A type of security control that acts after an incident to eliminate or minimize its impact.

Question 23

What is a detective control?

Answer 23

A type of security control that acts during an incident to identify or record that it is happening.

Question 24

What is a deterrent control?

Answer 24

A type of security control that discourages intrusion attempts.

Question 25

What is the GDPR (General Data Protection Regulation)?

Answer 25

Provisions and requirements protecting the personal data of European Union (EU) citizens. Transfers of personal data outside the EU Single Market are restricted unless protected by like-for-like regulations, such as the US’s Privacy Shield requirements.

Question 26

What is the GLBA (Gramm-Leach-Bliley Act)?

Answer 26

A law enacted in 1999 that deregulated banks, but also instituted requirements that help protect the privacy of an individual’s financial information that is held by financial institutions.

Question 27

What is ISO/IEC 27K (International Organization for Standardization 27000 Series)?

Answer 27

A comprehensive set of standards for information security, including best practices for security and risk management, compliance, and technical implementation.

Question 28

What is ISO/IEC 31K (International Organization for Standardization 31000 Series)?

Answer 28

A comprehensive set of standards for enterprise risk management.

Question 29

What is OWASP (Open Web Application Security Project)?

Answer 29

A charity and community publishing a number of secure application development resources.

Question 30

What is PCI DSS (Payment Card Industry Data Security Standard)

Answer 30

Information security standard for organizations that process credit or bank card payments.?

Question 31

SSAE SOC (Statements on Standards for Attestation Engagements Service Organization Control)

Answer 31

Audit specifications designed to ensure that cloud/hosting providers meet professional standards

Question 32

What is a SOC2 Type II report for?

Answer 32

A SOC2 Type II report is created for a restricted audience

Question 33

What is a SOC3 report for?

Answer 33

SOC3 reports are provided for general consumption.

Question 34

What is SOX (Sarbanes-Oxley Act)?

Answer 34

A law enacted in 2002 that dictates requirements for the storage and retention of documents relating to an organization’s financial and business operations.

Question 35

What is a physical control?

Answer 35

A type of security control that acts against in-person intrusion attempts.

Question 36

What is a security control?

Answer 36

A technology or procedure put in place to mitigate vulnerabilities and risk and to ensure the confidentiality, integrity, and availability (CIA) of information.

Question 37

What is a technical control?

Answer 37

A category of security control that is implemented as a system (hardware, software, or firmware).
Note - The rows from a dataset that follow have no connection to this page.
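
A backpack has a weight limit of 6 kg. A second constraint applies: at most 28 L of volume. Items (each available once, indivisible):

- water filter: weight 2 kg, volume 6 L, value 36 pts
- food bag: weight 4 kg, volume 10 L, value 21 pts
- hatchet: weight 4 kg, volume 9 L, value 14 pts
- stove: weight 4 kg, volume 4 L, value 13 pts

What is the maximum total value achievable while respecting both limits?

57 pts

Feasible sets respecting both limits:
- water filter+food bag: weight 6, volume 16, value 57
- water filter+hatchet: weight 6, volume 15, value 50
- water filter+stove: weight 6, volume 10, value 49
- water filter: weight 2, volume 6, value 36
Best: 57 pts.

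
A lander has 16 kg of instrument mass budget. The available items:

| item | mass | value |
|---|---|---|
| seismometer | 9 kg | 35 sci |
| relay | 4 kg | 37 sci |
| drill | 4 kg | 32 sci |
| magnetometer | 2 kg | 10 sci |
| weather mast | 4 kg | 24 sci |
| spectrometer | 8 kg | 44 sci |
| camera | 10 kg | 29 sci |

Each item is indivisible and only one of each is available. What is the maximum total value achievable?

113 sci

Check high-value combinations within 16 kg:
- relay+drill+spectrometer: mass 4+4+8=16, value 37+32+44=113
- relay+weather mast+spectrometer: mass 4+4+8=16, value 37+24+44=105
- relay+drill+magnetometer+weather mast: mass 4+4+2+4=14, value 37+32+10+24=103
- drill+weather mast+spectrometer: mass 4+4+8=16, value 32+24+44=100
Best: 113 sci.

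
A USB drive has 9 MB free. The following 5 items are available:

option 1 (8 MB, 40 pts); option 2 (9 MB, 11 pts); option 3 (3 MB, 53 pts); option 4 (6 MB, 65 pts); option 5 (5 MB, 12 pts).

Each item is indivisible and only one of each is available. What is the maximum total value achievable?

118 pts

This is a 0/1 knapsack; check combinations near the capacity.
- option 3+option 4: size 3+6=9, value 53+65=118
- option 4: size 6, value 65
- option 3+option 5: size 3+5=8, value 53+12=65
- option 3: size 3, value 53
- option 1: size 8, value 40
Best: 118 pts.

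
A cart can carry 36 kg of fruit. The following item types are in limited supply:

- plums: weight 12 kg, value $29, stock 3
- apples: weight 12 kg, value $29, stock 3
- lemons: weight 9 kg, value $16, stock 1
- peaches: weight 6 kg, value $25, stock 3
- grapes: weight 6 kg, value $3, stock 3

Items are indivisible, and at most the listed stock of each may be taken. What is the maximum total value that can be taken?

Top feasible selections:
- 2×apples + 2×peaches: weight 36, value 108
- 1×plums + 1×apples + 2×peaches: weight 36, value 108
- 2×plums + 2×peaches: weight 36, value 108
- 1×apples + 3×peaches + 1×grapes: weight 36, value 107
Best: $108.

$108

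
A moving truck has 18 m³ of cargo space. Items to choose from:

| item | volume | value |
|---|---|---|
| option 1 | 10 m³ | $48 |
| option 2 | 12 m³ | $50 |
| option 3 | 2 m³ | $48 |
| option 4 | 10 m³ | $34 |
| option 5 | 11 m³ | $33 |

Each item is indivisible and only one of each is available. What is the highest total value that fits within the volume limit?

This is a 0/1 knapsack; check combinations near the capacity.
- option 2+option 3: volume 12+2=14, value 50+48=98
- option 1+option 3: volume 10+2=12, value 48+48=96
- option 3+option 4: volume 2+10=12, value 48+34=82
Best: $98.

$98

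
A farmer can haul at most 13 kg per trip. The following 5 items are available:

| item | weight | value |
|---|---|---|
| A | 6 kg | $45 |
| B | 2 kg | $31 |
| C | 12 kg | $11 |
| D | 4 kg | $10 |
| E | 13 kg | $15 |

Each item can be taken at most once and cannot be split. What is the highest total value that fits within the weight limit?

Check high-value combinations within 13 kg:
- A+B+D: weight 6+2+4=12, value 45+31+10=86
- A+B: weight 6+2=8, value 45+31=76
- A+D: weight 6+4=10, value 45+10=55
Best: $86.

$86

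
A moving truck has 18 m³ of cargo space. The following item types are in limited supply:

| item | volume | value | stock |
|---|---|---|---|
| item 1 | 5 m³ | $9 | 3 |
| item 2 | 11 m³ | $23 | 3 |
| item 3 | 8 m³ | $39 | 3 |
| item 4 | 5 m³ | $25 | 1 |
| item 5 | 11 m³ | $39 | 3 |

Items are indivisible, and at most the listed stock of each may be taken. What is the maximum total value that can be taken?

$78

Top feasible selections:
- 2×item 3: volume 16, value 78
- 1×item 1 + 1×item 3 + 1×item 4: volume 18, value 73
- 1×item 3 + 1×item 4: volume 13, value 64
Best: $78.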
Technical controls may also be described as logical controls.

Question 38

Explain how a client/server model works, and how it might be attacked?

Answer 38

This means that part of the application is a client software program, installed and run on separate hardware to the server application code. The client interacts with the server over a network.

Attacks can therefore be directed at the local client code, at the server application, or at the network channel between them.